Which gives us this output:

  1) test example (AssertionsTest)
     test/assertions_test.exs:8
     Comparison of each element failed!
     code:  assert_lists_equal(list, [2, 1, 4])
     arguments:

         # 1
         [1, 2, 3]

         # 2
         [2, 1, 4]

     left:  [3]
     right: [4]
     stacktrace:
       test/assertions_test.exs:10: (test)

So there we can see the differing elements between the two lists in left: and right: , which I find really helpful. Since the standard diffing that we do with something like list1 == list2 assumes that order matters, it doesn’t work when comparing lists where the order doesn’t matter (which is a great deal of the time). I thought the best way to show the diff would be to remove the common elements.

I also do this shrinking when comparing structs/maps with assert_maps_equal/3 - it will just show you what’s different instead of showing you the whole big map, and you still get the colored diff if the maps are nested.

5 Likes

#7

Beautiful.

4 Likes

#8

Looks like a helpful library to, definitely going to check it out.

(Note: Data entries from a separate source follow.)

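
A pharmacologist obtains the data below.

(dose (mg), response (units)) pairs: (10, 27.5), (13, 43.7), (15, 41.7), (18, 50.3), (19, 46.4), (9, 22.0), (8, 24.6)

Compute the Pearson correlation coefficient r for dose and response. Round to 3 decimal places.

0.934

n = 7, Σx = 92, Σy = 256.2, Σxy = 3650.4, Σx² = 1324, Σy² = 10177.04
Sxx = Σx² − (Σx)²/n = 1324 − 1209.142857 = 114.857143
Sxy = Σxy − (Σx)(Σy)/n = 3650.4 − 3367.2 = 283.2
Syy = Σy² − (Σy)²/n = 10177.04 − 9376.92 = 800.12
r = Sxy/√(Sxx·Syy) = 283.2/√(91899.497143) = 283.2/303.149298 = 0.934193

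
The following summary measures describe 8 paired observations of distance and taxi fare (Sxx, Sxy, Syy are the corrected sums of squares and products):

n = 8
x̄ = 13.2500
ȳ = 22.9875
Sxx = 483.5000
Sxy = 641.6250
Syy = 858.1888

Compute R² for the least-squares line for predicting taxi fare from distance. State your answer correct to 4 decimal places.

0.9922

R² = Sxy²/(Sxx·Syy) = (641.625)²/(483.5·858.1888) = 0.992163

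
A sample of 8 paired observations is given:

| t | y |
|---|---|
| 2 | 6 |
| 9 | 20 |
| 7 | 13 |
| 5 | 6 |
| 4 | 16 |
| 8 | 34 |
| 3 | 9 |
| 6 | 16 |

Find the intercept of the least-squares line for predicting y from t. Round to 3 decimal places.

0.333

n = 8, Σx = 44, Σy = 120, Σxy = 772, Σx² = 284
Sxx = Σx² − (Σx)²/n = 284 − 242 = 42
Sxy = Σxy − (Σx)(Σy)/n = 772 − 660 = 112
b = Sxy/Sxx = 112/42 = 2.666667
a = ȳ − b·x̄ = 15 − 2.666667·5.5 = 0.333333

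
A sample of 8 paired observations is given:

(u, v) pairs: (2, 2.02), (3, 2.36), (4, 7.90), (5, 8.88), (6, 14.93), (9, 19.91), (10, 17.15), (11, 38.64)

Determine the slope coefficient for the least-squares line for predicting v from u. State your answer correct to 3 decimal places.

n = 8, Σx = 50, Σy = 111.79, Σxy = 952.43, Σx² = 392
Sxx = Σx² − (Σx)²/n = 392 − 312.5 = 79.5
Sxy = Σxy − (Σx)(Σy)/n = 952.43 − 698.6875 = 253.7425
b = Sxy/Sxx = 253.7425/79.5 = 3.191730

3.192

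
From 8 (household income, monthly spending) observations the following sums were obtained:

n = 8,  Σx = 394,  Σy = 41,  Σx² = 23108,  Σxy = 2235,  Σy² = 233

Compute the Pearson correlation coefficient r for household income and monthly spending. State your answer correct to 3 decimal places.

Sxx = Σx² − (Σx)²/n = 23108 − 19404.5 = 3703.5
Sxy = Σxy − (Σx)(Σy)/n = 2235 − 2019.25 = 215.75
Syy = Σy² − (Σy)²/n = 233 − 210.125 = 22.875
r = Sxy/√(Sxx·Syy) = 215.75/√(84717.5625) = 215.75/291.062815 = 0.741249

0.741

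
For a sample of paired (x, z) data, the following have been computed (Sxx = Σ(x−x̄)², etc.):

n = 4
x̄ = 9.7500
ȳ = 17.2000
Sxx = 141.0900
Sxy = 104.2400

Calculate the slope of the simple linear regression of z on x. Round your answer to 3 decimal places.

b = Sxy/Sxx = 104.24/141.09 = 0.738819

0.739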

You might have picked a different name though, because right now, googling for “elixir assertions” will only give you results for ExUnit :wink:

1 Like

#9

I’ve added a new feature in the newest release (0.13.0) that might be of interest to folks.

Now, if you try and do:

assert! nil > 0

your assertion will fail even though that assertion would pass if using assert. If you try and use nil with any of the ordinal comparison operators (>, <, >=, <=) it is assumed to be a bug. This is what the failure message looks like:

  1) test assert!/1 fails when using nil (Assertions.FailureExamples)
     test/failure_examples.exs:24
     `nil` is not allowed as an argument to `>` when using `assert!`
     code:  assert! nil > 0
     left:  nil
     right: 0
     stacktrace:
       test/failure_examples.exs:25: (test)

This is also the behavior for refute! as well.

I’m also planning on implementing further safety checks like this with ordinal comparison operators, such as disallowing using them to compare date/time/datetime structs as that will also not work as folks expect and should be considered a bug in your test.

I may also go a step further and only allow use of the ordinal comparison operators for a restricted set of “similar” types, so you can only use them to compare two strings, or two atoms, or two floats or integers, and not compare (for example) a string to an integer, or a Decimal struct with an integer. I don’t know of any use case where a developer would intentionally want to use > to assert that a string is greater than an integer, but if someone can tell me one I’d love to hear it!

2 Likes

#10

Sorting a list of unknown contents.

1 Like

#11

That might have been unclear - I mean to assert in a test that a string is greater than in integer. Your example wouldn’t be used in assert! - that’s internal to Enum.sort or whatever you’re using for sorting. I’m talking about a bare

assert! "10" > 10

assertion.

1 Like

#12

In the implementation of a sorted set I might want to test if succeeding items are in the correct decreasing (or increasing) order.